Perché non allevarli per la carne? Perché le specie ovaiole sono state selezionate per la loro determinazione nel deporre uova – anche dieci volte superiore rispetto a una gallina selvatica – mentre i polli che mangiamo in genere appartengono a un’altra razza. Come mi ha raccontato Silvio Greco, biologo marino e docente di Controllo delle produzioni agroalimentari e di Sostenibilità ambientale presso l’Università di Scienze Gastronomiche di Pollenzo, sono ibridi creati a partire dalla gallina Cornish, che ha il petto molto sviluppato: “In natura a un pollo servono sei mesi per arrivare a quella che consideriamo una taglia commerciale, troppi per l’industria. Così li stipiamo in capannoni con le luci artificiali sempre accese: il loro imprinting genetico li spinge a mangiare per tutte le ore di luce, e arrivano a pesare tre o quattro chili nel giro di 36 giorni, quando vengono macellati”.

Insomma, i pulcini maschi delle galline ovaiole sono inutili nella creazione, almeno in quella – un po’ distopica – degli allevamenti.

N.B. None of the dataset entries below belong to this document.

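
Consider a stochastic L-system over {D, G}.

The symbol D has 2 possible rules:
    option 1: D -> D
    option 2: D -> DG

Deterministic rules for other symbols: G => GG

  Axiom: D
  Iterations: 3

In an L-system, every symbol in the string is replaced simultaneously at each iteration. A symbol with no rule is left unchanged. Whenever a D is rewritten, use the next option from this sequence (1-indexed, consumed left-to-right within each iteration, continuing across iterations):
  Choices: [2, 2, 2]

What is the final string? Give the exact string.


Step 0: D
Step 1: DG  (used choices [2])
Step 2: DGGG  (used choices [2])
Step 3: DGGGGGGG  (used choices [2])

Answer: DGGGGGGG


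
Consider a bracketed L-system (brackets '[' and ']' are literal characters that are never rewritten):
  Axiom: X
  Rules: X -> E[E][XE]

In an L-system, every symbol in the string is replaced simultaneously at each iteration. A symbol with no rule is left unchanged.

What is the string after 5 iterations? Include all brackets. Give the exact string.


Answer: E[E][E[E][E[E][E[E][E[E][XE]E]E]E]E]

Derivation:
Step 0: X
Step 1: E[E][XE]
Step 2: E[E][E[E][XE]E]
Step 3: E[E][E[E][E[E][XE]E]E]
Step 4: E[E][E[E][E[E][E[E][XE]E]E]E]
Step 5: E[E][E[E][E[E][E[E][E[E][XE]E]E]E]E]


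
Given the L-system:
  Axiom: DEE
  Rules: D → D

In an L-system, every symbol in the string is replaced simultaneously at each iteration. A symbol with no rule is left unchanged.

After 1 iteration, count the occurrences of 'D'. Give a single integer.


Answer: 1

Derivation:
Step 0: DEE  (1 'D')
Step 1: DEE  (1 'D')


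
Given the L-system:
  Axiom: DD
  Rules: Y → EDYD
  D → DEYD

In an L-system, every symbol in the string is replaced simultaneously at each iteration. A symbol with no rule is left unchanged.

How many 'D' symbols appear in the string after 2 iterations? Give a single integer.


Step 0: DD  (2 'D')
Step 1: DEYDDEYD  (4 'D')
Step 2: DEYDEEDYDDEYDDEYDEEDYDDEYD  (12 'D')

Answer: 12


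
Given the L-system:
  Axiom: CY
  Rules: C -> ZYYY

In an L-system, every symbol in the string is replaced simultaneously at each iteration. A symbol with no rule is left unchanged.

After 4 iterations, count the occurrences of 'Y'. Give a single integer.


Step 0: CY  (1 'Y')
Step 1: ZYYYY  (4 'Y')
Step 2: ZYYYY  (4 'Y')
Step 3: ZYYYY  (4 'Y')
Step 4: ZYYYY  (4 'Y')

Answer: 4


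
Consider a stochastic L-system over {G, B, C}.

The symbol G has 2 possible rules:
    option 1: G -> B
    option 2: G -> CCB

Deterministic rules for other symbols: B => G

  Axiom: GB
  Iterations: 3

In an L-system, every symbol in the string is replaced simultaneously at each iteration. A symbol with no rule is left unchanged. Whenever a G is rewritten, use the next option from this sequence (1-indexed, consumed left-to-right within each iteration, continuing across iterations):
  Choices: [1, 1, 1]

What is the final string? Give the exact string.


Answer: BG

Derivation:
Step 0: GB
Step 1: BG  (used choices [1])
Step 2: GB  (used choices [1])
Step 3: BG  (used choices [1])


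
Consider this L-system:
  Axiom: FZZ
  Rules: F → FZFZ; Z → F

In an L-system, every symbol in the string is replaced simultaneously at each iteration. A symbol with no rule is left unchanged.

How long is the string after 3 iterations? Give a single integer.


Answer: 48

Derivation:
Step 0: length = 3
Step 1: length = 6
Step 2: length = 18
Step 3: length = 48


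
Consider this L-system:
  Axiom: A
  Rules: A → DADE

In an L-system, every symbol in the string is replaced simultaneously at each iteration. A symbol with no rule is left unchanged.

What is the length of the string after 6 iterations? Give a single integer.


Step 0: length = 1
Step 1: length = 4
Step 2: length = 7
Step 3: length = 10
Step 4: length = 13
Step 5: length = 16
Step 6: length = 19

Answer: 19


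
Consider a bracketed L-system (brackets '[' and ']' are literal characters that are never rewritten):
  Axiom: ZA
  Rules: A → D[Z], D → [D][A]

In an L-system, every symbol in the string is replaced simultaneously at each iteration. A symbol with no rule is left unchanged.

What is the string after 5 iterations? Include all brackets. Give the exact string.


Step 0: ZA
Step 1: ZD[Z]
Step 2: Z[D][A][Z]
Step 3: Z[[D][A]][D[Z]][Z]
Step 4: Z[[[D][A]][D[Z]]][[D][A][Z]][Z]
Step 5: Z[[[[D][A]][D[Z]]][[D][A][Z]]][[[D][A]][D[Z]][Z]][Z]

Answer: Z[[[[D][A]][D[Z]]][[D][A][Z]]][[[D][A]][D[Z]][Z]][Z]


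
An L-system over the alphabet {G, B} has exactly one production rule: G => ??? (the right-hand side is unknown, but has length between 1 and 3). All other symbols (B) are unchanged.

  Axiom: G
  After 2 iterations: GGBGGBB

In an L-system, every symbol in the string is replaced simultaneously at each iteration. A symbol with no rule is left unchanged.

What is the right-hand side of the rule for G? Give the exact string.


Trying G => GGB:
  Step 0: G
  Step 1: GGB
  Step 2: GGBGGBB
Matches the given result.

Answer: GGB


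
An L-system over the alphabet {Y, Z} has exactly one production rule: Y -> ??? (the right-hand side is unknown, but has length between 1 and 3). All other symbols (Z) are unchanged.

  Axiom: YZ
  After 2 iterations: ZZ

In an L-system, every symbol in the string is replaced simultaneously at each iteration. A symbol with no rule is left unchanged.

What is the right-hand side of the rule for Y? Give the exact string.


Answer: Z

Derivation:
Trying Y -> Z:
  Step 0: YZ
  Step 1: ZZ
  Step 2: ZZ
Matches the given result.


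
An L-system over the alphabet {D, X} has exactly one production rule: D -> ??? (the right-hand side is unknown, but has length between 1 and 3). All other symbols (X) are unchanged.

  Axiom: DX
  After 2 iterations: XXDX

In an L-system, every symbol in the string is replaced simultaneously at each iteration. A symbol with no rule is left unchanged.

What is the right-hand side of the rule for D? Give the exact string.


Answer: XD

Derivation:
Trying D -> XD:
  Step 0: DX
  Step 1: XDX
  Step 2: XXDX
Matches the given result.


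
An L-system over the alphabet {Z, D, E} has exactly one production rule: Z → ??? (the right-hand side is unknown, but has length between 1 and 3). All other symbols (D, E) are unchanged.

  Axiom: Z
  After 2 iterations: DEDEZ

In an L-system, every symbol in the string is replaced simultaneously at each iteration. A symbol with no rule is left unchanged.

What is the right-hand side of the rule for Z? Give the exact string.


Trying Z → DEZ:
  Step 0: Z
  Step 1: DEZ
  Step 2: DEDEZ
Matches the given result.

Answer: DEZ


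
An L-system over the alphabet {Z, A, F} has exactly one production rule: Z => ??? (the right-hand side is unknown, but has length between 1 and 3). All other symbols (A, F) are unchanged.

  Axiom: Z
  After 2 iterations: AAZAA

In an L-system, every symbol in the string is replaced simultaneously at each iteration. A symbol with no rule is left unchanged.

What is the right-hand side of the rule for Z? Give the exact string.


Answer: AZA

Derivation:
Trying Z => AZA:
  Step 0: Z
  Step 1: AZA
  Step 2: AAZAA
Matches the given result.


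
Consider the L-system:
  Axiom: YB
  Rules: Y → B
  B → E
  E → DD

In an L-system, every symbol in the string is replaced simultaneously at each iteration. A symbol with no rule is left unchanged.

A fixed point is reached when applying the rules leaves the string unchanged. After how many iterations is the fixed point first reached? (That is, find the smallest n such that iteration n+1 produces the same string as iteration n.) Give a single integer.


Answer: 3

Derivation:
Step 0: YB
Step 1: BE
Step 2: EDD
Step 3: DDDD
Step 4: DDDD  (unchanged — fixed point at step 3)


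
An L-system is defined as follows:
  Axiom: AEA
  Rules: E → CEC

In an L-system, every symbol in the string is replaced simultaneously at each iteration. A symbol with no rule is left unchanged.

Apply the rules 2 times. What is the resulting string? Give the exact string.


Step 0: AEA
Step 1: ACECA
Step 2: ACCECCA

Answer: ACCECCA


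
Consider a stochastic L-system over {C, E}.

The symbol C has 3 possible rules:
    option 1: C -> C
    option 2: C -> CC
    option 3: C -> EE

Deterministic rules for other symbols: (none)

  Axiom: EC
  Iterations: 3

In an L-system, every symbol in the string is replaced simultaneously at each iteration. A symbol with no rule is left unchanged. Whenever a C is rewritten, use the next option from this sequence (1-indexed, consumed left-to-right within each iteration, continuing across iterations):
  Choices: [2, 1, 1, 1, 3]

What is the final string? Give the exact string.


Step 0: EC
Step 1: ECC  (used choices [2])
Step 2: ECC  (used choices [1, 1])
Step 3: ECEE  (used choices [1, 3])

Answer: ECEE


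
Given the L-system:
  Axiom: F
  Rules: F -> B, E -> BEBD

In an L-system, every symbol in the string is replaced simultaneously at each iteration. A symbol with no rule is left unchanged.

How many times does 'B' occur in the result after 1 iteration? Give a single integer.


Step 0: F  (0 'B')
Step 1: B  (1 'B')

Answer: 1


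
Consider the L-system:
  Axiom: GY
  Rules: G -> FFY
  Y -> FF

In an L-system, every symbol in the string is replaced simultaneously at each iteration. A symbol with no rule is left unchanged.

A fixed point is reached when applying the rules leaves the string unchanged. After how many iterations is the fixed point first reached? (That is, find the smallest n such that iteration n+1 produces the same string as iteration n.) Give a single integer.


Step 0: GY
Step 1: FFYFF
Step 2: FFFFFF
Step 3: FFFFFF  (unchanged — fixed point at step 2)

Answer: 2


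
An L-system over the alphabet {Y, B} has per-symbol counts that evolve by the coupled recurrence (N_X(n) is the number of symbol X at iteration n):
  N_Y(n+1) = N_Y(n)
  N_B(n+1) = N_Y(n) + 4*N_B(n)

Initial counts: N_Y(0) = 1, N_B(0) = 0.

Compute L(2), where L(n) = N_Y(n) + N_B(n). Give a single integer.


Step 0: N_Y=1, N_B=0, L=1
Step 1: N_Y=1, N_B=1, L=2
Step 2: N_Y=1, N_B=5, L=6

Answer: 6


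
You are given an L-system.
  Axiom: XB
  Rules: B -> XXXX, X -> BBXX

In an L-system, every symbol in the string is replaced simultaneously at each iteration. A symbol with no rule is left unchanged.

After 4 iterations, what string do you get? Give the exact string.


Answer: XXXXXXXXBBXXBBXXXXXXXXXXBBXXBBXXXXXXXXXXBBXXBBXXXXXXXXXXBBXXBBXXXXXXXXXXBBXXBBXXXXXXXXXXBBXXBBXXXXXXXXXXBBXXBBXXXXXXXXXXBBXXBBXXBBXXBBXXBBXXBBXXBBXXBBXXBBXXBBXXXXXXXXXXBBXXBBXXXXXXXXXXBBXXBBXXBBXXBBXXBBXXBBXXBBXXBBXXBBXXBBXXXXXXXXXXBBXXBBXXXXXXXXXXBBXXBBXXBBXXBBXXBBXXBBXXBBXXBBXXBBXXBBXXXXXXXXXXBBXXBBXXXXXXXXXXBBXXBBXXBBXXBBXXBBXXBBXXBBXXBBXXBBXXBBXXXXXXXXXXBBXXBBXXXXXXXXXXBBXXBBXXBBXXBBXXBBXXBBXXBBXXBBXXBBXXBBXXXXXXXXXXBBXXBBXXXXXXXXXXBBXXBBXXBBXXBBXXBBXXBBXXBBXXBBXXBBXXBBXXXXXXXXXXBBXXBBXXXXXXXXXXBBXXBBXX

Derivation:
Step 0: XB
Step 1: BBXXXXXX
Step 2: XXXXXXXXBBXXBBXXBBXXBBXXBBXXBBXX
Step 3: BBXXBBXXBBXXBBXXBBXXBBXXBBXXBBXXXXXXXXXXBBXXBBXXXXXXXXXXBBXXBBXXXXXXXXXXBBXXBBXXXXXXXXXXBBXXBBXXXXXXXXXXBBXXBBXXXXXXXXXXBBXXBBXX
Step 4: XXXXXXXXBBXXBBXXXXXXXXXXBBXXBBXXXXXXXXXXBBXXBBXXXXXXXXXXBBXXBBXXXXXXXXXXBBXXBBXXXXXXXXXXBBXXBBXXXXXXXXXXBBXXBBXXXXXXXXXXBBXXBBXXBBXXBBXXBBXXBBXXBBXXBBXXBBXXBBXXXXXXXXXXBBXXBBXXXXXXXXXXBBXXBBXXBBXXBBXXBBXXBBXXBBXXBBXXBBXXBBXXXXXXXXXXBBXXBBXXXXXXXXXXBBXXBBXXBBXXBBXXBBXXBBXXBBXXBBXXBBXXBBXXXXXXXXXXBBXXBBXXXXXXXXXXBBXXBBXXBBXXBBXXBBXXBBXXBBXXBBXXBBXXBBXXXXXXXXXXBBXXBBXXXXXXXXXXBBXXBBXXBBXXBBXXBBXXBBXXBBXXBBXXBBXXBBXXXXXXXXXXBBXXBBXXXXXXXXXXBBXXBBXXBBXXBBXXBBXXBBXXBBXXBBXXBBXXBBXXXXXXXXXXBBXXBBXXXXXXXXXXBBXXBBXX


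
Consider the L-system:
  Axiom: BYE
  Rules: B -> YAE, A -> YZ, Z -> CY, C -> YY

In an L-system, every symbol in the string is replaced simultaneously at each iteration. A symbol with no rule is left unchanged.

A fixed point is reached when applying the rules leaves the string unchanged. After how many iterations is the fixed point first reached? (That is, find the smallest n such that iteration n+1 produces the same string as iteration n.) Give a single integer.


Step 0: BYE
Step 1: YAEYE
Step 2: YYZEYE
Step 3: YYCYEYE
Step 4: YYYYYEYE
Step 5: YYYYYEYE  (unchanged — fixed point at step 4)

Answer: 4


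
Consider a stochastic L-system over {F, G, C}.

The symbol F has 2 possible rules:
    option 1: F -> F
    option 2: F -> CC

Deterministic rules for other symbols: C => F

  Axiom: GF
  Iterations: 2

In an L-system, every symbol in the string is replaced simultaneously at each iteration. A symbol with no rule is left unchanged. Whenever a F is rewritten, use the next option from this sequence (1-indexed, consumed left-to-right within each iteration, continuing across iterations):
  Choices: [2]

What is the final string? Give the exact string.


Answer: GFF

Derivation:
Step 0: GF
Step 1: GCC  (used choices [2])
Step 2: GFF  (used choices [])


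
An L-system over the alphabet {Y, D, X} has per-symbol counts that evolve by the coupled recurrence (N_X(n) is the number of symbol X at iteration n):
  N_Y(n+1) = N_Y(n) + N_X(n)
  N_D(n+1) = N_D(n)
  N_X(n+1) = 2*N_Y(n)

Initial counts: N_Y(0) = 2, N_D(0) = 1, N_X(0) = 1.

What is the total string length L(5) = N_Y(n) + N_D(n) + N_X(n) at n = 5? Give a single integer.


Step 0: N_Y=2, N_D=1, N_X=1, L=4
Step 1: N_Y=3, N_D=1, N_X=4, L=8
Step 2: N_Y=7, N_D=1, N_X=6, L=14
Step 3: N_Y=13, N_D=1, N_X=14, L=28
Step 4: N_Y=27, N_D=1, N_X=26, L=54
Step 5: N_Y=53, N_D=1, N_X=54, L=108

Answer: 108


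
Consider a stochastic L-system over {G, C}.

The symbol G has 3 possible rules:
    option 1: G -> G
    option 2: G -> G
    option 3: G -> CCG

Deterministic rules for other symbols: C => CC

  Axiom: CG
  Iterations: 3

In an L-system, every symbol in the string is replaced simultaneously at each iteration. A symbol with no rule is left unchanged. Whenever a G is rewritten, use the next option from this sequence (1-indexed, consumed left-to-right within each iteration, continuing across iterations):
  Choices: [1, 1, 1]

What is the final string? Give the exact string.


Answer: CCCCCCCCG

Derivation:
Step 0: CG
Step 1: CCG  (used choices [1])
Step 2: CCCCG  (used choices [1])
Step 3: CCCCCCCCG  (used choices [1])


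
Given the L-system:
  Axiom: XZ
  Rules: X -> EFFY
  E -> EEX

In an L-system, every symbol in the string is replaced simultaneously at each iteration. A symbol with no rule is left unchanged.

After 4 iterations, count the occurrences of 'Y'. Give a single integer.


Answer: 4

Derivation:
Step 0: XZ  (0 'Y')
Step 1: EFFYZ  (1 'Y')
Step 2: EEXFFYZ  (1 'Y')
Step 3: EEXEEXEFFYFFYZ  (2 'Y')
Step 4: EEXEEXEFFYEEXEEXEFFYEEXFFYFFYZ  (4 'Y')


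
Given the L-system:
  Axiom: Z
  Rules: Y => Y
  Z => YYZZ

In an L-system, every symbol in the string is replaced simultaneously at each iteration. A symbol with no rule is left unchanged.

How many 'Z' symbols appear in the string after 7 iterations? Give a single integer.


Answer: 128

Derivation:
Step 0: Z  (1 'Z')
Step 1: YYZZ  (2 'Z')
Step 2: YYYYZZYYZZ  (4 'Z')
Step 3: YYYYYYZZYYZZYYYYZZYYZZ  (8 'Z')
Step 4: YYYYYYYYZZYYZZYYYYZZYYZZYYYYYYZZYYZZYYYYZZYYZZ  (16 'Z')
Step 5: YYYYYYYYYYZZYYZZYYYYZZYYZZYYYYYYZZYYZZYYYYZZYYZZYYYYYYYYZZYYZZYYYYZZYYZZYYYYYYZZYYZZYYYYZZYYZZ  (32 'Z')
Step 6: YYYYYYYYYYYYZZYYZZYYYYZZYYZZYYYYYYZZYYZZYYYYZZYYZZYYYYYYYYZZYYZZYYYYZZYYZZYYYYYYZZYYZZYYYYZZYYZZYYYYYYYYYYZZYYZZYYYYZZYYZZYYYYYYZZYYZZYYYYZZYYZZYYYYYYYYZZYYZZYYYYZZYYZZYYYYYYZZYYZZYYYYZZYYZZ  (64 'Z')
Step 7: YYYYYYYYYYYYYYZZYYZZYYYYZZYYZZYYYYYYZZYYZZYYYYZZYYZZYYYYYYYYZZYYZZYYYYZZYYZZYYYYYYZZYYZZYYYYZZYYZZYYYYYYYYYYZZYYZZYYYYZZYYZZYYYYYYZZYYZZYYYYZZYYZZYYYYYYYYZZYYZZYYYYZZYYZZYYYYYYZZYYZZYYYYZZYYZZYYYYYYYYYYYYZZYYZZYYYYZZYYZZYYYYYYZZYYZZYYYYZZYYZZYYYYYYYYZZYYZZYYYYZZYYZZYYYYYYZZYYZZYYYYZZYYZZYYYYYYYYYYZZYYZZYYYYZZYYZZYYYYYYZZYYZZYYYYZZYYZZYYYYYYYYZZYYZZYYYYZZYYZZYYYYYYZZYYZZYYYYZZYYZZ  (128 'Z')


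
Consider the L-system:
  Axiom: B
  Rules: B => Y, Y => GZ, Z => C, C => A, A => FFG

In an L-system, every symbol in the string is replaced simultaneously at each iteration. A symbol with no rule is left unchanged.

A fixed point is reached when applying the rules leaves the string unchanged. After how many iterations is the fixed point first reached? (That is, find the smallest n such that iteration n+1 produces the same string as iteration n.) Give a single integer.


Step 0: B
Step 1: Y
Step 2: GZ
Step 3: GC
Step 4: GA
Step 5: GFFG
Step 6: GFFG  (unchanged — fixed point at step 5)

Answer: 5


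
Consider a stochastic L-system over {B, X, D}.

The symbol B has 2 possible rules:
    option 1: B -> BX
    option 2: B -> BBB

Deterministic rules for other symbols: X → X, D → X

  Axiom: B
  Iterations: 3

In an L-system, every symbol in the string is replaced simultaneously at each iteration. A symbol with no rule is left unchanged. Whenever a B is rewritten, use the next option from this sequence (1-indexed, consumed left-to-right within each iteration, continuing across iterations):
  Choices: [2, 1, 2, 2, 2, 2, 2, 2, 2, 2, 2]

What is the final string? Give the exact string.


Step 0: B
Step 1: BBB  (used choices [2])
Step 2: BXBBBBBB  (used choices [1, 2, 2])
Step 3: BBBXBBBBBBBBBBBBBBBBBB  (used choices [2, 2, 2, 2, 2, 2, 2])

Answer: BBBXBBBBBBBBBBBBBBBBBB


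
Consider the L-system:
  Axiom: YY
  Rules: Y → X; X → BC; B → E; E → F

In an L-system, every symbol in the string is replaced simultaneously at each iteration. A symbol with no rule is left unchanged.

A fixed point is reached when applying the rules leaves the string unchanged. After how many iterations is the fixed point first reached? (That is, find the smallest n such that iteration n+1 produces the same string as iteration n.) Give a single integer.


Step 0: YY
Step 1: XX
Step 2: BCBC
Step 3: ECEC
Step 4: FCFC
Step 5: FCFC  (unchanged — fixed point at step 4)

Answer: 4


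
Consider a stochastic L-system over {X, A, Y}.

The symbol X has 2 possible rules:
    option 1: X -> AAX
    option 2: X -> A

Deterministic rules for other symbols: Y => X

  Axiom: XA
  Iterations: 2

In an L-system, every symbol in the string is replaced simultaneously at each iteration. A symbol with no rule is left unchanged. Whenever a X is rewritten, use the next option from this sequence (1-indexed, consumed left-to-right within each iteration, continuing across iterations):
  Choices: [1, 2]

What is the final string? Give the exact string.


Step 0: XA
Step 1: AAXA  (used choices [1])
Step 2: AAAA  (used choices [2])

Answer: AAAA


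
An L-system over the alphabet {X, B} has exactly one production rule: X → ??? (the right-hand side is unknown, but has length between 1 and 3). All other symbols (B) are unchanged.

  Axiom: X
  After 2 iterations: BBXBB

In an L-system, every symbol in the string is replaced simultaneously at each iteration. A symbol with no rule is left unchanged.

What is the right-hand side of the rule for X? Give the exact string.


Answer: BXB

Derivation:
Trying X → BXB:
  Step 0: X
  Step 1: BXB
  Step 2: BBXBB
Matches the given result.


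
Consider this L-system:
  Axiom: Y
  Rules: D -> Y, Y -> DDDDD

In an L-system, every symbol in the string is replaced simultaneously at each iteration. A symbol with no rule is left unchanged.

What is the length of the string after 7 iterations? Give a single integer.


Answer: 625

Derivation:
Step 0: length = 1
Step 1: length = 5
Step 2: length = 5
Step 3: length = 25
Step 4: length = 25
Step 5: length = 125
Step 6: length = 125
Step 7: length = 625


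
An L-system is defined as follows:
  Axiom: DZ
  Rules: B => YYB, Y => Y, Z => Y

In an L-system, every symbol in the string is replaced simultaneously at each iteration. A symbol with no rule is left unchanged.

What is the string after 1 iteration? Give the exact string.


Answer: DY

Derivation:
Step 0: DZ
Step 1: DY


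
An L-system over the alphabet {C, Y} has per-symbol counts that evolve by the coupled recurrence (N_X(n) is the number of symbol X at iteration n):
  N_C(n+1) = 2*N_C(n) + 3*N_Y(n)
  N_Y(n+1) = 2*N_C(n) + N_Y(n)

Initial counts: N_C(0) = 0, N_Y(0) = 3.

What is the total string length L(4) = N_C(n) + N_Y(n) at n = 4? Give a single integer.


Answer: 768

Derivation:
Step 0: N_C=0, N_Y=3, L=3
Step 1: N_C=9, N_Y=3, L=12
Step 2: N_C=27, N_Y=21, L=48
Step 3: N_C=117, N_Y=75, L=192
Step 4: N_C=459, N_Y=309, L=768


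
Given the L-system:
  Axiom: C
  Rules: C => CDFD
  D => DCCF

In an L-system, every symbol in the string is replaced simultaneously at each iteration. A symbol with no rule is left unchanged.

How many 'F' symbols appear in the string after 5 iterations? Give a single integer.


Step 0: C  (0 'F')
Step 1: CDFD  (1 'F')
Step 2: CDFDDCCFFDCCF  (4 'F')
Step 3: CDFDDCCFFDCCFDCCFCDFDCDFDFFDCCFCDFDCDFDF  (13 'F')
Step 4: CDFDDCCFFDCCFDCCFCDFDCDFDFFDCCFCDFDCDFDFDCCFCDFDCDFDFCDFDDCCFFDCCFCDFDDCCFFDCCFFFDCCFCDFDCDFDFCDFDDCCFFDCCFCDFDDCCFFDCCFF  (40 'F')
Step 5: CDFDDCCFFDCCFDCCFCDFDCDFDFFDCCFCDFDCDFDFDCCFCDFDCDFDFCDFDDCCFFDCCFCDFDDCCFFDCCFFFDCCFCDFDCDFDFCDFDDCCFFDCCFCDFDDCCFFDCCFFDCCFCDFDCDFDFCDFDDCCFFDCCFCDFDDCCFFDCCFFCDFDDCCFFDCCFDCCFCDFDCDFDFFDCCFCDFDCDFDFCDFDDCCFFDCCFDCCFCDFDCDFDFFDCCFCDFDCDFDFFFDCCFCDFDCDFDFCDFDDCCFFDCCFCDFDDCCFFDCCFFCDFDDCCFFDCCFDCCFCDFDCDFDFFDCCFCDFDCDFDFCDFDDCCFFDCCFDCCFCDFDCDFDFFDCCFCDFDCDFDFF  (121 'F')

Answer: 121


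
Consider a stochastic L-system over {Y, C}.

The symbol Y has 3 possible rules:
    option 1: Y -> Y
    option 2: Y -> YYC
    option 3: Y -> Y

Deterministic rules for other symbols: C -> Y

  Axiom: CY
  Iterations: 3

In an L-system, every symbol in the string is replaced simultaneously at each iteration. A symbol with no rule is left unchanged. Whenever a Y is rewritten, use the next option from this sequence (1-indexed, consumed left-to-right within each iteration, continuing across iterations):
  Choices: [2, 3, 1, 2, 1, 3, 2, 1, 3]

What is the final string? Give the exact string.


Answer: YYYYCYYY

Derivation:
Step 0: CY
Step 1: YYYC  (used choices [2])
Step 2: YYYYCY  (used choices [3, 1, 2])
Step 3: YYYYCYYY  (used choices [1, 3, 2, 1, 3])


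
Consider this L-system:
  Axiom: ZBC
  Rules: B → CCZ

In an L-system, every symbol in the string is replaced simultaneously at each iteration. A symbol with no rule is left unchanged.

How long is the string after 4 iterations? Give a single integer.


Answer: 5

Derivation:
Step 0: length = 3
Step 1: length = 5
Step 2: length = 5
Step 3: length = 5
Step 4: length = 5


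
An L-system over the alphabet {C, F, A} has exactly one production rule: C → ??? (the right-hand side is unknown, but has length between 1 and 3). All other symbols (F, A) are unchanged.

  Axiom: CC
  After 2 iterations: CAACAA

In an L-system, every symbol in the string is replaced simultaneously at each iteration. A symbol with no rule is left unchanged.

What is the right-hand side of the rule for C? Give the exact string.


Trying C → CA:
  Step 0: CC
  Step 1: CACA
  Step 2: CAACAA
Matches the given result.

Answer: CA


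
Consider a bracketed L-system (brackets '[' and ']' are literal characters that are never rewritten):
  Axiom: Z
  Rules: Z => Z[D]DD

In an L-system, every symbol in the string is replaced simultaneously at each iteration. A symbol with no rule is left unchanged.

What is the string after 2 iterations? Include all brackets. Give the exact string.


Step 0: Z
Step 1: Z[D]DD
Step 2: Z[D]DD[D]DD

Answer: Z[D]DD[D]DD


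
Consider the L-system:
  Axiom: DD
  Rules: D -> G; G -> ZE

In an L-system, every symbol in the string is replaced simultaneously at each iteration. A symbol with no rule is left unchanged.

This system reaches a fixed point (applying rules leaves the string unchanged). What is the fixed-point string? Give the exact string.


Answer: ZEZE

Derivation:
Step 0: DD
Step 1: GG
Step 2: ZEZE
Step 3: ZEZE  (unchanged — fixed point at step 2)


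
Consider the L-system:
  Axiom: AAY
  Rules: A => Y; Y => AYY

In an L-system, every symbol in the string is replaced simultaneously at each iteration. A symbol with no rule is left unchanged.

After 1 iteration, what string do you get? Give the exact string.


Answer: YYAYY

Derivation:
Step 0: AAY
Step 1: YYAYY


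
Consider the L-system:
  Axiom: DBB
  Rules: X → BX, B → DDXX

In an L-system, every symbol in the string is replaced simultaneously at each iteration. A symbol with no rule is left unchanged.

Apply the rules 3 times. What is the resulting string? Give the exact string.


Step 0: DBB
Step 1: DDDXXDDXX
Step 2: DDDBXBXDDBXBX
Step 3: DDDDDXXBXDDXXBXDDDDXXBXDDXXBX

Answer: DDDDDXXBXDDXXBXDDDDXXBXDDXXBX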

Le alternative, per fortuna, esistono e, a dimostrazione del fatto che non bisogna eccedere con le nostalgie dell’arcadia, vengono da nuove tecnologie. Il procedimento si chiama in-ovo sexing: un test che consente di individuare il sesso dell’embrione nell’uovo. In Germania e in Francia il divieto di uccidere i pulcini maschi è già stato sancito da una legge che entrerà in vigore nel 2022. Nel nostro Paese, in attesa di una legislazione specifica, si è schierata in questa direzione Assoavi – che oggi, con circa 400 associati, è la principale organizzazione della filiera dell’uovo – e alcune catene di supermercati hanno annunciato che venderanno solo uova cruelty-free. La prima tecnologia, implementata dalla società olandese-tedesca Seleggt già nel 2018, misura un marcatore biologico che identifica il sesso dell’embrione attraverso un piccolo foro nel guscio dell’uovo nove giorni dopo la fecondazione. Un’altra azienda tedesca, Agri  Advanced Technologies (AAT), utilizza invece la spettroscopia per determinare – già a partire dal quarto giorno dopo la fecondazione – il sesso dell’uovo, esaminato tramite una scansione. La ricerca si è mossa in tale direzione per ragioni di benessere animale, ma incidentalmente la produzione diventa anche più sostenibile: visto che solo le uova che contengono embrioni femmina continuano a rimanere negli incubatori dopo il risultato del test, si dimezza il consumo energetico legato a questa fase della produzione (inoltre, immagino che pure il macchinario tritura-pulcini abbia un consumo energetico, ma preferisco non soffermarmi su questo).